More recent data, from Motfah et al., show that complex CD patients may benefit from SPLS in both elective and urgent operations. They present a prospective study of 33 patients with CD, 31 ileocolic resections and 2 sigmoid colectomies. No intraoperative or anastomotic complications were reported; however, 13 patients had complications (Clavien Dindo 1:8, 2:2, 3:3) reflecting the disease complexity. In their technique they describe the use of a “Surgical Glove Port” instead of a commercially available port, which has the added advantage of reducing costs. 25 This series also highlights the lower conversion rate, which has the added benefit for patients with CD who may require further surgery in the future.

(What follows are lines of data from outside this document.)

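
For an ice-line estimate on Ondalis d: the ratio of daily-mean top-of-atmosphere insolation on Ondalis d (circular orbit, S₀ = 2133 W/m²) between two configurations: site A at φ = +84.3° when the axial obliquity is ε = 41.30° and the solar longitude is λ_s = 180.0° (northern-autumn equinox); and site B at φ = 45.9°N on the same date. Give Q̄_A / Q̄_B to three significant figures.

Q̄_A / Q̄_B ≈ 0.143

— Configuration A (φ=+84.3°):
Solar declination: sin δ = sin ε · sin λ_s = sin 41.30° × sin 180.0° = 0.00000, so δ = +0.000°.
cos H₀ = −tan(+84.3°) tan(+0.000°) = -0.0000, H₀ = 1.5708 rad.
Bracket: H₀ sin φ sin δ + cos φ cos δ sin H₀ = 1.5708×0.99506×0.00000 + 0.09932×1.00000×1.00000 = 0.000000 + 0.099320 = 0.099320.
Q̄ = (S₀/π) × [bracket] = (2133/π) × 0.099320 = 67.434 W/m².
— Configuration B (φ=+45.9°):
cos H₀ = −tan(+45.9°) tan(+0.000°) = -0.0000, H₀ = 1.5708 rad.
Bracket: H₀ sin φ sin δ + cos φ cos δ sin H₀ = 1.5708×0.71813×0.00000 + 0.69591×1.00000×1.00000 = 0.000000 + 0.695910 = 0.695910.
Q̄ = (S₀/π) × [bracket] = (2133/π) × 0.695910 = 472.49 W/m².
Ratio Q̄_A / Q̄_B = 67.434 / 472.49 = 0.1427.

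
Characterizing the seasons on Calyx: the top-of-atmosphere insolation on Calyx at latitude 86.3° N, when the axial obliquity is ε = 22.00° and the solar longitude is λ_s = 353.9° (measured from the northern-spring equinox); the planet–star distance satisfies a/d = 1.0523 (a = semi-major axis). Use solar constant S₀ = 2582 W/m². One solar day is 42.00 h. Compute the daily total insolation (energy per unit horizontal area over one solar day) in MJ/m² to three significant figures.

2.03 MJ/m²

Solar declination: sin δ = sin ε · sin λ_s = sin 22.00° × sin 353.9° = -0.03981, so δ = -2.281°.
cos H₀ = −tan(+86.3°) tan(-2.281°) = 0.6161, H₀ = 0.9071 rad.
Bracket: H₀ sin φ sin δ + cos φ cos δ sin H₀ = 0.9071×0.99792×-0.03981 + 0.06453×0.99921×0.78770 = -0.036037 + 0.050790 = 0.014753.
Inverse-square distance factor (a/d)² = 1.0523² = 1.107335.
Q̄ = (S₀/π) × 1.107335 × [bracket] = (2582/π) × 1.107335 × 0.014753 = 13.427 W/m².
Daily total = Q̄ × 42.00 h × 3600 s/h = 13.427 × 42.00 × 3600 / 10⁶ = 2.030 MJ/m².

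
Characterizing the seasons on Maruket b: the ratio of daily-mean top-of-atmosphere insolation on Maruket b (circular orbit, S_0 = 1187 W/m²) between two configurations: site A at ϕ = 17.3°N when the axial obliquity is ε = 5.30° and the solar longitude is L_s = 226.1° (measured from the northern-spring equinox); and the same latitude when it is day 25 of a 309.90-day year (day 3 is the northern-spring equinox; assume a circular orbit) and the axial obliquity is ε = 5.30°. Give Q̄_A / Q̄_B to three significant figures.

Q̄_A / Q̄_B ≈ 0.948

— Configuration A (ϕ=+17.3°):
Solar declination: sin δ = sin ε · sin L_s = sin 5.30° × sin 226.1° = -0.06656, so δ = -3.816°.
cos h₀ = −tan(+17.3°) tan(-3.816°) = 0.0208, h₀ = 1.5500 rad.
Bracket: h₀ sin ϕ sin δ + cos ϕ cos δ sin h₀ = 1.5500×0.29737×-0.06656 + 0.95476×0.99778×0.99978 = -0.030679 + 0.952431 = 0.921752.
Q̄ = (S_0/π) × [bracket] = (1187/π) × 0.921752 = 348.27 W/m².
— Configuration B (ϕ=+17.3°):
Solar longitude: L_s = 360° × (25 − 3)/309.90 = 25.557°.
sin δ = sin 5.30° × sin 25.557° = 0.03985, so δ = +2.284°.
cos h₀ = −tan(+17.3°) tan(+2.284°) = -0.0124, h₀ = 1.5832 rad.
Bracket: h₀ sin ϕ sin δ + cos ϕ cos δ sin h₀ = 1.5832×0.29737×0.03985 + 0.95476×0.99921×0.99992 = 0.018761 + 0.953929 = 0.972690.
Q̄ = (S_0/π) × [bracket] = (1187/π) × 0.972690 = 367.52 W/m².
Ratio Q̄_A / Q̄_B = 348.27 / 367.52 = 0.9476.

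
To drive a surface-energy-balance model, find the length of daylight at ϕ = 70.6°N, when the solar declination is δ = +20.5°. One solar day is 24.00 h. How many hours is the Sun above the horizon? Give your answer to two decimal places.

24.00 h

Sunrise equation: cos h₀ = −tan ϕ · tan δ = -1.0617 ≤ −1, so the Sun never sets (polar day) and h₀ = π.
Daylight = 2h₀/(2π) × 24.00 h = (3.1416/π) × 24.00 = 24.00 h.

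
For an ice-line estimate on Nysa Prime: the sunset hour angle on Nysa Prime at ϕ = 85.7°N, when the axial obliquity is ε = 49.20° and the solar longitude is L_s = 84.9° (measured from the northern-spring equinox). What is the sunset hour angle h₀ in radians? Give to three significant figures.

h₀ = 3.14 rad

Solar declination: sin δ = sin ε · sin L_s = sin 49.20° × sin 84.9° = 0.75400, so δ = +48.938°.
Sunrise equation: cos h₀ = −tan ϕ · tan δ = -15.2660 ≤ −1, so the host star never sets (polar day) and h₀ = π.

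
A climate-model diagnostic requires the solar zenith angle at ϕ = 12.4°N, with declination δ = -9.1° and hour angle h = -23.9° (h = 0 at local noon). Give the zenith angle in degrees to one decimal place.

θ_z = 32.0°

cos θ_z = sin ϕ sin δ + cos ϕ cos δ cos h = -0.033962 + 0.881688 = 0.847726.
θ_z = arccos(0.847726) = 32.0°.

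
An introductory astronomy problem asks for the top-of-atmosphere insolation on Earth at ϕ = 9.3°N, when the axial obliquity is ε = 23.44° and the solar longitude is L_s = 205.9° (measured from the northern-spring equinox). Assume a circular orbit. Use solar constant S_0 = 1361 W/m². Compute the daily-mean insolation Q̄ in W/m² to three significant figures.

Q̄ ≈ 402 W/m²

Solar declination: sin δ = sin ε · sin L_s = sin 23.44° × sin 205.9° = -0.17375, so δ = -10.006°.
cos h₀ = −tan(+9.3°) tan(-10.006°) = 0.0289, h₀ = 1.5419 rad.
Bracket: h₀ sin ϕ sin δ + cos ϕ cos δ sin h₀ = 1.5419×0.16160×-0.17375 + 0.98686×0.98479×0.99958 = -0.043293 + 0.971442 = 0.928149.
Q̄ = (S_0/π) × [bracket] = (1361/π) × 0.928149 = 402.1 W/m².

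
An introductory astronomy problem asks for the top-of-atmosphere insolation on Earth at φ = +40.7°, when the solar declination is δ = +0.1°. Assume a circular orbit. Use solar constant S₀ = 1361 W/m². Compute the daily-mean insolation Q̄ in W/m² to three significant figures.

cos H₀ = −tan(+40.7°) tan(+0.100°) = -0.0015, H₀ = 1.5723 rad.
Bracket: H₀ sin φ sin δ + cos φ cos δ sin H₀ = 1.5723×0.65210×0.00175 + 0.75813×1.00000×1.00000 = 0.001794 + 0.758130 = 0.759924.
Q̄ = (S₀/π) × [bracket] = (1361/π) × 0.759924 = 329.2 W/m².

Q̄ ≈ 329 W/m²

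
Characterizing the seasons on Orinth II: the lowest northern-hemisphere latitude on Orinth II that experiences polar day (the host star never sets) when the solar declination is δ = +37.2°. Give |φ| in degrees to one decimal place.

Polar day requires cos H₀ = −tan φ tan δ ≤ −1, i.e. tan φ tan δ ≥ 1.
The boundary is |tan φ| · |tan δ| = 1, so |φ| = 90° − |δ| = 90° − 37.2° = 52.8° in the northern hemisphere.

|φ| = 52.8°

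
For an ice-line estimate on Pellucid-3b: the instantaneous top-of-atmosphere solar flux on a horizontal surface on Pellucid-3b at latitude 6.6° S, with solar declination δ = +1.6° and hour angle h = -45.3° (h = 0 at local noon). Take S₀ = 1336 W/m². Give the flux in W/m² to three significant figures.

cos θ_z = sin φ sin δ + cos φ cos δ cos h = -0.003209 + 0.698461 = 0.695252.
Flux = S₀ · cos θ_z = 1336 × 0.695252 = 928.9 W/m².

929 W/m²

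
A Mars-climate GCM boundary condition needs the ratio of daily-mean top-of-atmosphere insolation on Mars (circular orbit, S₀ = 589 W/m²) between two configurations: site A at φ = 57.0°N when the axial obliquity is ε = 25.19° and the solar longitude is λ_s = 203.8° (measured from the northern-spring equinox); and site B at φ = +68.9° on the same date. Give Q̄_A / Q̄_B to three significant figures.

Q̄_A / Q̄_B ≈ 2.36

— Configuration A (φ=+57.0°):
Solar declination: sin δ = sin ε · sin λ_s = sin 25.19° × sin 203.8° = -0.17176, so δ = -9.890°.
cos H₀ = −tan(+57.0°) tan(-9.890°) = 0.2685, H₀ = 1.2990 rad.
Bracket: H₀ sin φ sin δ + cos φ cos δ sin H₀ = 1.2990×0.83867×-0.17176 + 0.54464×0.98514×0.96329 = -0.187121 + 0.516850 = 0.329729.
Q̄ = (S₀/π) × [bracket] = (589/π) × 0.329729 = 61.819 W/m².
— Configuration B (φ=+68.9°):
cos H₀ = −tan(+68.9°) tan(-9.890°) = 0.4518, H₀ = 1.1020 rad.
Bracket: H₀ sin φ sin δ + cos φ cos δ sin H₀ = 1.1020×0.93295×-0.17176 + 0.36000×0.98514×0.89210 = -0.176588 + 0.316384 = 0.139796.
Q̄ = (S₀/π) × [bracket] = (589/π) × 0.139796 = 26.210 W/m².
Ratio Q̄_A / Q̄_B = 61.819 / 26.210 = 2.359.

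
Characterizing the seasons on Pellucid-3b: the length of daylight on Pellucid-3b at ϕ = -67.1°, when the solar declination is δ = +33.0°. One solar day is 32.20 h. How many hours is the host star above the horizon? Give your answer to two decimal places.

cos h₀ = −tan ϕ · tan δ = 1.5374 ≥ 1, so the host star never rises (polar night) and h₀ = 0.
Daylight = 2h₀/(2π) × 32.20 h = (0.0000/π) × 32.20 = 0.00 h.

0.00 h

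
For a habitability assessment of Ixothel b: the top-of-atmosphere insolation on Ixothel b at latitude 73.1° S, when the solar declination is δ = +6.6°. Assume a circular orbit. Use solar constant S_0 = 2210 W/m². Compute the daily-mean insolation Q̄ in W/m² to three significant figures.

Q̄ ≈ 96.5 W/m²

cos h₀ = −tan(-73.1°) tan(+6.600°) = 0.3808, h₀ = 1.1801 rad.
Bracket: h₀ sin ϕ sin δ + cos ϕ cos δ sin h₀ = 1.1801×-0.95681×0.11494 + 0.29070×0.99337×0.92465 = -0.129782 + 0.267014 = 0.137232.
Q̄ = (S_0/π) × [bracket] = (2210/π) × 0.137232 = 96.54 W/m².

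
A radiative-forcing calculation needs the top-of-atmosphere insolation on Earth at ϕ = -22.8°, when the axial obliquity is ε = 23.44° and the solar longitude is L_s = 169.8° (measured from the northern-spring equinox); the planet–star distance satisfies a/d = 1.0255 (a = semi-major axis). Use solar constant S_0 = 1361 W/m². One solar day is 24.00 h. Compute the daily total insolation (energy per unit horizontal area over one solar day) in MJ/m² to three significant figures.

Solar declination: sin δ = sin ε · sin L_s = sin 23.44° × sin 169.8° = 0.07044, so δ = +4.039°.
cos h₀ = −tan(-22.8°) tan(+4.039°) = 0.0297, h₀ = 1.5411 rad.
Bracket: h₀ sin ϕ sin δ + cos ϕ cos δ sin h₀ = 1.5411×-0.38752×0.07044 + 0.92186×0.99752×0.99956 = -0.042067 + 0.919169 = 0.877102.
Inverse-square distance factor (a/d)² = 1.0255² = 1.051650.
Q̄ = (S_0/π) × 1.051650 × [bracket] = (1361/π) × 1.051650 × 0.877102 = 399.60 W/m².
Daily total = Q̄ × 24.00 h × 3600 s/h = 399.60 × 24.00 × 3600 / 10⁶ = 34.53 MJ/m².

34.5 MJ/m²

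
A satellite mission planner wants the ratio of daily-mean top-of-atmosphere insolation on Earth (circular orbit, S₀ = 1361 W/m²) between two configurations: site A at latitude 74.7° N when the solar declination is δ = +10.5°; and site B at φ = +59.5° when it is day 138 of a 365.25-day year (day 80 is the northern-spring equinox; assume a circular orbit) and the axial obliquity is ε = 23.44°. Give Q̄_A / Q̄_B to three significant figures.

— Configuration A (φ=+74.7°):
cos H₀ = −tan(+74.7°) tan(+10.500°) = -0.6775, H₀ = 2.3151 rad.
Bracket: H₀ sin φ sin δ + cos φ cos δ sin H₀ = 2.3151×0.96456×0.18224 + 0.26387×0.98325×0.73554 = 0.406952 + 0.190836 = 0.597788.
Q̄ = (S₀/π) × [bracket] = (1361/π) × 0.597788 = 258.97 W/m².
— Configuration B (φ=+59.5°):
Solar longitude: λ_s = 360° × (138 − 80)/365.25 = 57.166°.
sin δ = sin 23.44° × sin 57.166° = 0.33424, so δ = +19.526°.
cos H₀ = −tan(+59.5°) tan(+19.526°) = -0.6021, H₀ = 2.2169 rad.
Bracket: H₀ sin φ sin δ + cos φ cos δ sin H₀ = 2.2169×0.86163×0.33424 + 0.50754×0.94249×0.79846 = 0.638448 + 0.381944 = 1.020392.
Q̄ = (S₀/π) × [bracket] = (1361/π) × 1.020392 = 442.05 W/m².
Ratio Q̄_A / Q̄_B = 258.97 / 442.05 = 0.5858.

Q̄_A / Q̄_B ≈ 0.586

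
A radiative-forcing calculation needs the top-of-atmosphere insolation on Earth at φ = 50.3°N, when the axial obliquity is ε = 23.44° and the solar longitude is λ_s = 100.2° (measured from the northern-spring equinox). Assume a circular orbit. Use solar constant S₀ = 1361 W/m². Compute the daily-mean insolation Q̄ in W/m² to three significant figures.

Q̄ ≈ 494 W/m²

Solar declination: sin δ = sin ε · sin λ_s = sin 23.44° × sin 100.2° = 0.39150, so δ = +23.048°.
cos H₀ = −tan(+50.3°) tan(+23.048°) = -0.5125, H₀ = 2.1089 rad.
Bracket: H₀ sin φ sin δ + cos φ cos δ sin H₀ = 2.1089×0.76940×0.39150 + 0.63877×0.92018×0.85870 = 0.635243 + 0.504730 = 1.139973.
Q̄ = (S₀/π) × [bracket] = (1361/π) × 1.139973 = 493.9 W/m².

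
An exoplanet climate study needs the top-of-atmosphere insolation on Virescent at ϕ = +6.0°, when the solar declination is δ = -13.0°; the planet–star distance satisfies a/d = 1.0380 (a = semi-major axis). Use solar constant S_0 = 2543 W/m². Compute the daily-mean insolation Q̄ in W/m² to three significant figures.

cos h₀ = −tan(+6.0°) tan(-13.000°) = 0.0243, h₀ = 1.5465 rad.
Bracket: h₀ sin ϕ sin δ + cos ϕ cos δ sin h₀ = 1.5465×0.10453×-0.22495 + 0.99452×0.97437×0.99971 = -0.036364 + 0.968749 = 0.932385.
Inverse-square distance factor (a/d)² = 1.0380² = 1.077444.
Q̄ = (S_0/π) × 1.077444 × [bracket] = (2543/π) × 1.077444 × 0.932385 = 813.2 W/m².

Q̄ ≈ 813 W/m²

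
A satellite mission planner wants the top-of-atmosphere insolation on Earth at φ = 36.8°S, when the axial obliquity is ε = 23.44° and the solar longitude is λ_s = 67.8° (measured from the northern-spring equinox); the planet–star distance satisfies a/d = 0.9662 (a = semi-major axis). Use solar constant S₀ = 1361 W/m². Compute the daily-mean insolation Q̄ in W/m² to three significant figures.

Q̄ ≈ 174 W/m²

Solar declination: sin δ = sin ε · sin λ_s = sin 23.44° × sin 67.8° = 0.36830, so δ = +21.611°.
cos H₀ = −tan(-36.8°) tan(+21.611°) = 0.2964, H₀ = 1.2699 rad.
Bracket: H₀ sin φ sin δ + cos φ cos δ sin H₀ = 1.2699×-0.59902×0.36830 + 0.80073×0.92971×0.95508 = -0.280164 + 0.711006 = 0.430842.
Inverse-square distance factor (a/d)² = 0.9662² = 0.933542.
Q̄ = (S₀/π) × 0.933542 × [bracket] = (1361/π) × 0.933542 × 0.430842 = 174.2 W/m².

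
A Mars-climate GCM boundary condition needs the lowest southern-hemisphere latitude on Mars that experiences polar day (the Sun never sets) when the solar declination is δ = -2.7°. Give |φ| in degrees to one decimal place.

|φ| = 87.3°

Polar day requires cos H₀ = −tan φ tan δ ≤ −1, i.e. tan φ tan δ ≥ 1.
The boundary is |tan φ| · |tan δ| = 1, so |φ| = 90° − |δ| = 90° − 2.7° = 87.3° in the southern hemisphere.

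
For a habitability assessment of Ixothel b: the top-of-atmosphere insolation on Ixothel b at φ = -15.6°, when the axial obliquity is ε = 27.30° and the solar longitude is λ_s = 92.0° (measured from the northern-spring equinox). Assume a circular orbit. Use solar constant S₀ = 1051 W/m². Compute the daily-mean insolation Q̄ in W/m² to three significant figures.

Solar declination: sin δ = sin ε · sin λ_s = sin 27.30° × sin 92.0° = 0.45837, so δ = +27.282°.
cos H₀ = −tan(-15.6°) tan(+27.282°) = 0.1440, H₀ = 1.4263 rad.
Bracket: H₀ sin φ sin δ + cos φ cos δ sin H₀ = 1.4263×-0.26892×0.45837 + 0.96316×0.88876×0.98958 = -0.175813 + 0.847098 = 0.671285.
Q̄ = (S₀/π) × [bracket] = (1051/π) × 0.671285 = 224.6 W/m².

Q̄ ≈ 225 W/m²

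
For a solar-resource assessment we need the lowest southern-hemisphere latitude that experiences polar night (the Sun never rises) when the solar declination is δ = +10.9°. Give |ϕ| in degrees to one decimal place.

Polar night requires cos h₀ = −tan ϕ tan δ ≥ 1, i.e. tan ϕ tan δ ≤ −1.
The boundary is |tan ϕ| · |tan δ| = 1, so |ϕ| = 90° − |δ| = 90° − 10.9° = 79.1° in the southern hemisphere.

|ϕ| = 79.1°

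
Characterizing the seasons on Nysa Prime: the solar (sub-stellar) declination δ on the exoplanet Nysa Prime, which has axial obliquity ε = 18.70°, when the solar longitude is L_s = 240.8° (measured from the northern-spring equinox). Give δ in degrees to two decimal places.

sin δ = sin ε · sin L_s = sin 18.70° × sin 240.8° = -0.279870.
δ = arcsin(-0.279870) = -16.25°.

δ = -16.25°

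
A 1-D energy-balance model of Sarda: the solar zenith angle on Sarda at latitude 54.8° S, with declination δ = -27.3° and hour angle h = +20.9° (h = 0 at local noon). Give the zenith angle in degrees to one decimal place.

cos θ_z = sin ϕ sin δ + cos ϕ cos δ cos h = 0.374783 + 0.478525 = 0.853308.
θ_z = arccos(0.853308) = 31.4°.

θ_z = 31.4°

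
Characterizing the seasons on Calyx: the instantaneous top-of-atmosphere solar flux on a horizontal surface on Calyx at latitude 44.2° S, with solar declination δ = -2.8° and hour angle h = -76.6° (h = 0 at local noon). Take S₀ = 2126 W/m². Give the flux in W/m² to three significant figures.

425 W/m²

cos θ_z = sin φ sin δ + cos φ cos δ cos h = 0.034056 + 0.165944 = 0.200000.
Flux = S₀ · cos θ_z = 2126 × 0.200000 = 425.2 W/m².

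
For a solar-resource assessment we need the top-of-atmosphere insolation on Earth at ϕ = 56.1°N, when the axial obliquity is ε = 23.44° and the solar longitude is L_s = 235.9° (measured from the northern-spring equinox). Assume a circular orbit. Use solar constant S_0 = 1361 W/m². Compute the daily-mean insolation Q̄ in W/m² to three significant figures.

Solar declination: sin δ = sin ε · sin L_s = sin 23.44° × sin 235.9° = -0.32939, so δ = -19.232°.
cos h₀ = −tan(+56.1°) tan(-19.232°) = 0.5192, h₀ = 1.0249 rad.
Bracket: h₀ sin ϕ sin δ + cos ϕ cos δ sin h₀ = 1.0249×0.83001×-0.32939 + 0.55775×0.94419×0.85468 = -0.280205 + 0.450093 = 0.169888.
Q̄ = (S_0/π) × [bracket] = (1361/π) × 0.169888 = 73.60 W/m².

Q̄ ≈ 73.6 W/m²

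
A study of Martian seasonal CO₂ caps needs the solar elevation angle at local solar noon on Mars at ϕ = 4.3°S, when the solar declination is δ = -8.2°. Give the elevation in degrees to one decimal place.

At local noon the hour angle is zero, so the zenith angle equals |ϕ − δ| = |-4.3° − (-8.200°)| = 3.900°.
Elevation = 90° − 3.900° = 86.1°.

86.1°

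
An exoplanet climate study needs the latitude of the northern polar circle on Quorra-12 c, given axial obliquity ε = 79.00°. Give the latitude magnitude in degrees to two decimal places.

11.00°

The polar circle is the lowest latitude that experiences at least one full rotation of continuous daylight at the northern-summer solstice; it lies at |φ| = 90° − ε = 90° − 79.00° = 11.00°.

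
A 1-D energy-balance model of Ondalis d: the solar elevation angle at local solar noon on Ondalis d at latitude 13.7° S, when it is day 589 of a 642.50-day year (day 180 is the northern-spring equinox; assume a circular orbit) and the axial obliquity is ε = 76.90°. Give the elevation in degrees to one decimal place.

56.2°

Solar longitude: L_s = 360° × (589 − 180)/642.50 = 229.167°.
sin δ = sin 76.90° × sin 229.167° = -0.73693, so δ = -47.471°.
At local noon the hour angle is zero, so the zenith angle equals |ϕ − δ| = |-13.7° − (-47.471°)| = 33.771°.
Elevation = 90° − 33.771° = 56.2°.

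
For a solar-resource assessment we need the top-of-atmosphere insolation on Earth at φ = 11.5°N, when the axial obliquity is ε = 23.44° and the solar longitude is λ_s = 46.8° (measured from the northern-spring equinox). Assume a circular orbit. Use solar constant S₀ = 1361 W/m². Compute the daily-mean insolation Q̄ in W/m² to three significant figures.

Q̄ ≈ 446 W/m²

Solar declination: sin δ = sin ε · sin λ_s = sin 23.44° × sin 46.8° = 0.28998, so δ = +16.856°.
cos H₀ = −tan(+11.5°) tan(+16.856°) = -0.0616, H₀ = 1.6325 rad.
Bracket: H₀ sin φ sin δ + cos φ cos δ sin H₀ = 1.6325×0.19937×0.28998 + 0.97992×0.95703×0.99810 = 0.094380 + 0.936031 = 1.030411.
Q̄ = (S₀/π) × [bracket] = (1361/π) × 1.030411 = 446.4 W/m².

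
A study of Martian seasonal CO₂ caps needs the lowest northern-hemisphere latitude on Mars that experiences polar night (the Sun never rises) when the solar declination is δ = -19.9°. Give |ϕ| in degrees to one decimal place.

Polar night requires cos h₀ = −tan ϕ tan δ ≥ 1, i.e. tan ϕ tan δ ≤ −1.
The boundary is |tan ϕ| · |tan δ| = 1, so |ϕ| = 90° − |δ| = 90° − 19.9° = 70.1° in the northern hemisphere.

|ϕ| = 70.1°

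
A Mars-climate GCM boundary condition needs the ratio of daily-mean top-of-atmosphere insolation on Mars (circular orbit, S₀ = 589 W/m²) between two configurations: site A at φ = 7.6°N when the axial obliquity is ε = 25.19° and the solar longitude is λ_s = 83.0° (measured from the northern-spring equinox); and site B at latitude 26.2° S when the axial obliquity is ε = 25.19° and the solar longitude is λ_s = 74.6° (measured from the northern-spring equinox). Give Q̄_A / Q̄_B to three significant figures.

— Configuration A (φ=+7.6°):
Solar declination: sin δ = sin ε · sin λ_s = sin 25.19° × sin 83.0° = 0.42245, so δ = +24.989°.
cos H₀ = −tan(+7.6°) tan(+24.989°) = -0.0622, H₀ = 1.6330 rad.
Bracket: H₀ sin φ sin δ + cos φ cos δ sin H₀ = 1.6330×0.13226×0.42245 + 0.99122×0.90639×0.99806 = 0.091241 + 0.896689 = 0.987930.
Q̄ = (S₀/π) × [bracket] = (589/π) × 0.987930 = 185.22 W/m².
— Configuration B (φ=-26.2°):
Solar declination: sin δ = sin ε · sin λ_s = sin 25.19° × sin 74.6° = 0.41034, so δ = +24.226°.
cos H₀ = −tan(-26.2°) tan(+24.226°) = 0.2214, H₀ = 1.3475 rad.
Bracket: H₀ sin φ sin δ + cos φ cos δ sin H₀ = 1.3475×-0.44151×0.41034 + 0.89726×0.91193×0.97518 = -0.244126 + 0.797930 = 0.553804.
Q̄ = (S₀/π) × [bracket] = (589/π) × 0.553804 = 103.83 W/m².
Ratio Q̄_A / Q̄_B = 185.22 / 103.83 = 1.784.

Q̄_A / Q̄_B ≈ 1.78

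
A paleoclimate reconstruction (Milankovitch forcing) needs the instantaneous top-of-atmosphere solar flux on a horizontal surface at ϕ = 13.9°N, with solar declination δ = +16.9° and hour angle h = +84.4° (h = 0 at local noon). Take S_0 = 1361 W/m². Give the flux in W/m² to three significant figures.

218 W/m²

cos θ_z = sin ϕ sin δ + cos ϕ cos δ cos h = 0.069835 + 0.090634 = 0.160469.
Flux = S_0 · cos θ_z = 1361 × 0.160469 = 218.4 W/m².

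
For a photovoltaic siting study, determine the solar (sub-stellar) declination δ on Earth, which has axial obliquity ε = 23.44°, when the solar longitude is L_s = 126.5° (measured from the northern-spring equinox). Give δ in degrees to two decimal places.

sin δ = sin ε · sin L_s = sin 23.44° × sin 126.5° = 0.319765.
δ = arcsin(0.319765) = +18.65°.

δ = +18.65°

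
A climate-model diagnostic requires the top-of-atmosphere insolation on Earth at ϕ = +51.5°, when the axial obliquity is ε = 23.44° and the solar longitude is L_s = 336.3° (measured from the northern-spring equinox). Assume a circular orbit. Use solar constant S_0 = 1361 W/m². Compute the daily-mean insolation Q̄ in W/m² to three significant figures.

Solar declination: sin δ = sin ε · sin L_s = sin 23.44° × sin 336.3° = -0.15989, so δ = -9.201°.
cos h₀ = −tan(+51.5°) tan(-9.201°) = 0.2036, h₀ = 1.3657 rad.
Bracket: h₀ sin ϕ sin δ + cos ϕ cos δ sin h₀ = 1.3657×0.78261×-0.15989 + 0.62251×0.98713×0.97905 = -0.170892 + 0.601625 = 0.430733.
Q̄ = (S_0/π) × [bracket] = (1361/π) × 0.430733 = 186.6 W/m².

Q̄ ≈ 187 W/m²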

The single incision technique can be used in both adults and children. The safety of SPLS has been also demonstrated in pediatric patients. Sharp et al. describe the first series of 28 patients (age range 11–18) all undergoing ileocecal resection for CD. Fifty-six percent of these patients were on steroid, 56% on anti-tumor necrosis factor (TNF) treatment, and 1 patient was on both therapies. They demonstrate a mean operative time of 86.5 minutes (range 56–166) with no conversions and no extra ports placed. They report four complications; one abscess, one wound infection, one small bowel obstruction, and one small bowel perforation. 26 Tam et al. also published a retrospective review of 19 children (age range 3–15) comparing SPLS with conventional laparoscopy and revealed no significant differences between the two groups. 27
The benefits of laparoscopic surgery over open surgery include improved cosmetic early return of bowel function, shorter postoperative stay, and reduced complications.4–6 The disadvantages of standard laparoscopic surgery compared to SPLS include multiple port sites and an additional or lengthened incision to remove the specimen leading to relatively worse cosmesis and increased pain. Also a higher number of port sites increase the risk of port site complications such as wound infections and incisional hernias. SPLS has all the advantages of standard multiport laparoscopy with the added benefit of improved cosmetic and pain outcomes. This technique also allows for easy delivery of the bowel through the incision for anastomosis and could prevent conversion to open surgery and a longer wound. Narouz et al. showed in a recent video the feasibility of this technique in difficult abdominal surgery. 16
The drawbacks of SPLS include the loss of the triangulation used in conventional multiport laparoscopy, the ergonomically unfavorable positions of the surgeon, the increased cost of new equipment in each procedure, and lack of training leading to increased operative time. We demonstrate that a well-trained laparoscopic surgeon can use SPLS safely in the context of complex CD patients with comparable operative times. The use of conventional laparoscopic instruments helps to reduce the cost. 28
We demonstrate that SPLS in complex CD patients is a feasible technique with a low conversion rate. The benefits of this are borne out mostly in those patients with complex CD as these patients are also at higher risk for further surgery than patients undergoing surgery for primary CD. Some criticisms of the single port approach have been the increased risk of incisional hernias described in early series of the technique. In this series we did not find any patients with incisional hernia on clinical examination up to 12 months follow-up and this may be as a result of the improved retraction systems associated with the newer single port devices. The main advantage is the ability to switch easily from laparoscopic to open surgery. Both primary patients and redo patients may have a benefit from SPLS and we have not seen any significant difference in operative time and complications. This technique has the potential to be the minimally invasive procedure of choice for patients with complex CD as it can combine the advantages of laparoscopic and open surgery with lower conversion rates and probably better cosmesis and acceptable complications in a cohort of patients who are young and have an increased risk of reoperation.
Footnotes
Disclosure Statement
No competing financial interests exist.